Tax changes: Five consecutive increases to PRSI due in coming years 

The tax changes which will begin with two 0.1% increases next October and in 2025. PRSI will jump by a further 0.15% in 2026 and 2027 followed by a 0.2% increase in 2028
Tax changes: Five consecutive increases to PRSI due in coming years 

Social Protection Minister Heather Humphreys brought the PRSI roadmap to Cabinet, which was agreed on Tuesday morning. File picture: Brian Lawless/PA Wire

Workers and employers are to be hit with five consecutive PRSI increases in the coming years.

The Government has signed off on increases to PRSI each year between 2024 and 2028, which will see the average employee pay an extra €46 a year from next October alone.

Ministers have agreed to the tax changes which will begin with two 0.1% increases, first next October and then again in 2025. PRSI will jump by a further 0.15% in 2026 and 2027 followed by a 0.2% increase in 2028.

Minister Heather Humphreys brought the PRSI roadmap to Cabinet on Tuesday morning.

A Cabinet source said: "The changes will bring in several billion over a number of years so it's not insignificant."

It is understood that the first 0.1% increase will work out at an extra 90c a week for the average worker, meaning an extra €46.80 a year from next October. The overall increase is expected to raise an additional €240m in a full year.

The PRSI changes will also apply to both employers and people who are self-employed.

Increases to PRSI had been flagged ahead of last month's Budget as a way of ensuring that the pension age could be kept at 66 and to allow for the rollout of pay-related benefits for people who are made redundant.

Speaking about what she described as a "fairer system" of support for those who lose their jobs, Ms Humphreys said: "What that means is that if you are made unemployed, you will receive an enhanced payment on a tapered basis. We're one of the outliers in Europe in terms of our job seekers' support because we have one flat rate payment at the minute."

She added: "We have seen a number of redundancies recently where you had workers on salaries of possibly €800 or €900 and they found themselves on a flat rate payment of €220, which is the payment for everybody across the board.”

The changes will allow anyone who has made at least five years of PRSI payments able to receive a maximum of €450, or 60% of their prior income, for the first three months of unemployment.

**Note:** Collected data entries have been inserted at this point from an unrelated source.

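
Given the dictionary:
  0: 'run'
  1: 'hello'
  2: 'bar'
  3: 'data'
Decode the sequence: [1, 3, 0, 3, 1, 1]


Look up each index in the dictionary:
  1 -> 'hello'
  3 -> 'data'
  0 -> 'run'
  3 -> 'data'
  1 -> 'hello'
  1 -> 'hello'

Decoded: "hello data run data hello hello"


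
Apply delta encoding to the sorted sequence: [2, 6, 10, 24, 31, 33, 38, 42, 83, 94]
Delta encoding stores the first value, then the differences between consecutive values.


First value: 2
Deltas:
  6 - 2 = 4
  10 - 6 = 4
  24 - 10 = 14
  31 - 24 = 7
  33 - 31 = 2
  38 - 33 = 5
  42 - 38 = 4
  83 - 42 = 41
  94 - 83 = 11


Delta encoded: [2, 4, 4, 14, 7, 2, 5, 4, 41, 11]


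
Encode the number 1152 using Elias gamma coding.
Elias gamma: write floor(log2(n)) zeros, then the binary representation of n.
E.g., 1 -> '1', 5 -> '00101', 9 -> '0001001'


num_bits = floor(log2(1152)) + 1 = 11
leading_zeros = num_bits - 1 = 10
binary(1152) = 10010000000

Elias gamma(1152) = '0000000000' + '10010000000' = 000000000010010000000 (21 bits)


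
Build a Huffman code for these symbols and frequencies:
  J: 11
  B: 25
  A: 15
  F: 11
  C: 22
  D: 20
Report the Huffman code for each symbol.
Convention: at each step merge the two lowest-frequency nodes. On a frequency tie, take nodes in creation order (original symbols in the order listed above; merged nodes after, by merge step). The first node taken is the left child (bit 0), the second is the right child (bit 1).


Huffman tree construction:
Step 1: Merge J(11) + F(11) = 22
Step 2: Merge A(15) + D(20) = 35
Step 3: Merge C(22) + (J+F)(22) = 44
Step 4: Merge B(25) + (A+D)(35) = 60
Step 5: Merge (C+(J+F))(44) + (B+(A+D))(60) = 104
Read each symbol's code off the tree from the root (left child = 0, right child = 1).

Codes:
  J: 010 (length 3)
  B: 10 (length 2)
  A: 110 (length 3)
  F: 011 (length 3)
  C: 00 (length 2)
  D: 111 (length 3)
Average code length: 265/104 = 2.5481 bits/symbol


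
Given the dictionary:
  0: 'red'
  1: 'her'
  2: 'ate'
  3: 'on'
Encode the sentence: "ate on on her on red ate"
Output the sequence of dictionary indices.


Look up each word in the dictionary:
  'ate' -> 2
  'on' -> 3
  'on' -> 3
  'her' -> 1
  'on' -> 3
  'red' -> 0
  'ate' -> 2

Encoded: [2, 3, 3, 1, 3, 0, 2]


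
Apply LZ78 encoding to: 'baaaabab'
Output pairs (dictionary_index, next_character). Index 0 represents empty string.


LZ78 encoding steps:
Dictionary: {0: ''}
Step 1: w='' (idx 0), next='b' -> output (0, 'b'), add 'b' as idx 1
Step 2: w='' (idx 0), next='a' -> output (0, 'a'), add 'a' as idx 2
Step 3: w='a' (idx 2), next='a' -> output (2, 'a'), add 'aa' as idx 3
Step 4: w='a' (idx 2), next='b' -> output (2, 'b'), add 'ab' as idx 4
Step 5: w='ab' (idx 4), end of input -> output (4, '')


Encoded: [(0, 'b'), (0, 'a'), (2, 'a'), (2, 'b'), (4, '')]


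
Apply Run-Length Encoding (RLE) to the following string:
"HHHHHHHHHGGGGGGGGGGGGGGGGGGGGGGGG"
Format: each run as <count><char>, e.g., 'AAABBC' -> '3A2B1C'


Scanning runs left to right:
  i=0: run of 'H' x 9 -> '9H'
  i=9: run of 'G' x 24 -> '24G'

RLE = 9H24G


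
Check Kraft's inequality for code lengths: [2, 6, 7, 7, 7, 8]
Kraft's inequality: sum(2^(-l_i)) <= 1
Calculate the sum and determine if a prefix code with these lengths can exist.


Sum = 2^(-2) + 2^(-6) + 2^(-7) + 2^(-7) + 2^(-7) + 2^(-8)
    = 0.25 + 0.015625 + 0.0078125 + 0.0078125 + 0.0078125 + 0.00390625
    = 75/256 = 0.29296875
Since 0.29296875 <= 1, Kraft's inequality IS satisfied.
A prefix code with these lengths CAN exist.

Kraft sum = 0.29296875. Satisfied.


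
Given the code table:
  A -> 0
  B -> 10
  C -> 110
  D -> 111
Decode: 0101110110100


Decoding:
0 -> A
10 -> B
111 -> D
0 -> A
110 -> C
10 -> B
0 -> A


Result: ABDACBA


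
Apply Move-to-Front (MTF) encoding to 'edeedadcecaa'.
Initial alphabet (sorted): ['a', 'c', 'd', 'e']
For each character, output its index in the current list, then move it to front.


MTF encoding:
'e': index 3 in ['a', 'c', 'd', 'e'] -> ['e', 'a', 'c', 'd']
'd': index 3 in ['e', 'a', 'c', 'd'] -> ['d', 'e', 'a', 'c']
'e': index 1 in ['d', 'e', 'a', 'c'] -> ['e', 'd', 'a', 'c']
'e': index 0 in ['e', 'd', 'a', 'c'] -> ['e', 'd', 'a', 'c']
'd': index 1 in ['e', 'd', 'a', 'c'] -> ['d', 'e', 'a', 'c']
'a': index 2 in ['d', 'e', 'a', 'c'] -> ['a', 'd', 'e', 'c']
'd': index 1 in ['a', 'd', 'e', 'c'] -> ['d', 'a', 'e', 'c']
'c': index 3 in ['d', 'a', 'e', 'c'] -> ['c', 'd', 'a', 'e']
'e': index 3 in ['c', 'd', 'a', 'e'] -> ['e', 'c', 'd', 'a']
'c': index 1 in ['e', 'c', 'd', 'a'] -> ['c', 'e', 'd', 'a']
'a': index 3 in ['c', 'e', 'd', 'a'] -> ['a', 'c', 'e', 'd']
'a': index 0 in ['a', 'c', 'e', 'd'] -> ['a', 'c', 'e', 'd']


Output: [3, 3, 1, 0, 1, 2, 1, 3, 3, 1, 3, 0]


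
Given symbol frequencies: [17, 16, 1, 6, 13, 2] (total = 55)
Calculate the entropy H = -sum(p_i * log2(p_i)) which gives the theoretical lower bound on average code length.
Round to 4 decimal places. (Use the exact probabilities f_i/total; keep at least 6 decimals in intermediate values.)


Per-symbol terms -p_i * log2(p_i) with p_i = f_i/55:
  p = 17/55 = 0.309091: log2(p) = -1.693897, -p*log2(p) = 0.523568
  p = 16/55 = 0.290909: log2(p) = -1.781360, -p*log2(p) = 0.518214
  p = 1/55 = 0.018182: log2(p) = -5.781360, -p*log2(p) = 0.105116
  p = 6/55 = 0.109091: log2(p) = -3.196397, -p*log2(p) = 0.348698
  p = 13/55 = 0.236364: log2(p) = -2.080920, -p*log2(p) = 0.491854
  p = 2/55 = 0.036364: log2(p) = -4.781360, -p*log2(p) = 0.173868
H = 0.523568 + 0.518214 + 0.105116 + 0.348698 + 0.491854 + 0.173868 = 2.161318

H = 2.1613 bits/symbol


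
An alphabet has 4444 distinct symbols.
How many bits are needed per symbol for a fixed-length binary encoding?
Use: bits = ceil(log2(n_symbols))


log2(4444) = 12.1176
Bracket: 2^12 = 4096 < 4444 <= 2^13 = 8192
So ceil(log2(4444)) = 13

bits = ceil(log2(4444)) = ceil(12.1176) = 13 bits


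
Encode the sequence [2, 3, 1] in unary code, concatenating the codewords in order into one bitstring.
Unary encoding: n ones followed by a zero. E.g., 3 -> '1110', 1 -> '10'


Encode each number as n ones followed by a terminating 0:
  2 -> 110 (3 bits)
  3 -> 1110 (4 bits)
  1 -> 10 (2 bits)
Total length = 3 + 4 + 2 = 9 bits.

Unary([2, 3, 1]) = 110111010 (9 bits)


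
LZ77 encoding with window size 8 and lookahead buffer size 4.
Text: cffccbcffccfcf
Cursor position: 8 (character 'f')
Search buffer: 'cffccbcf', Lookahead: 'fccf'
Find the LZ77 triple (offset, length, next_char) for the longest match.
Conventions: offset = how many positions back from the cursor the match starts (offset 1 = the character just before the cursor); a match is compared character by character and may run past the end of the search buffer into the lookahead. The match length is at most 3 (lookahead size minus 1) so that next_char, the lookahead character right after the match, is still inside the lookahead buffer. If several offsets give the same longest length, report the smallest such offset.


Try each offset into the search buffer:
  offset=1 (pos 7, char 'f'): match length 1
  offset=2 (pos 6, char 'c'): match length 0
  offset=3 (pos 5, char 'b'): match length 0
  offset=4 (pos 4, char 'c'): match length 0
  offset=5 (pos 3, char 'c'): match length 0
  offset=6 (pos 2, char 'f'): match length 3
  offset=7 (pos 1, char 'f'): match length 1
  offset=8 (pos 0, char 'c'): match length 0
Longest match has length 3 at offset 6.
next_char = character at position 8 + 3 = 11 -> 'f'

Best match: offset=6, length=3 (matching 'fcc' starting at position 2)
LZ77 triple: (6, 3, 'f')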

This will then fall to a maximum of €375, or 55% of prior income, for the next three months.

A final maximum rate of €300, or 50% of their previous income, will be payable for a final three months, before an application must be lodged for the basic Jobseeker’s Allowance.

Further reform to the pension system will also come into effect next January, as people will be permitted to defer their pension beyond 66 to receive higher payment rates up to 70.

There will also be changes introduced, as part of the Social Welfare (Miscellaneous Provisions) Bill 2022, to provide long-term family carers with additional pension provision.

This means that any person who has provided care for 20 years or more will be able to receive pension entitlements for that time.

Ms Humphreys described the measures as “significant structural reform” of the Irish pension system.

PWC Tax Partner Nicola Quinn said that the overall increase will come to 0.7% by 2028.

“This will impact take home pay for workers but given the gradual nature of the increases it should not have a significant impact. In 2024 there will be an increase of 0.1%,” Ms Quinn said.

“This will somewhat negate the benefit of the tax cuts announced in the Budget 2024 but workers should still see an increase in after tax income in 2024.”

On employer PRSI increases, Ms Quinn said: “The changes in employer PRSI represent an additional cost for employers and is likley to be unpopular with SMEs in particular as businesses continue to face cost challenges.”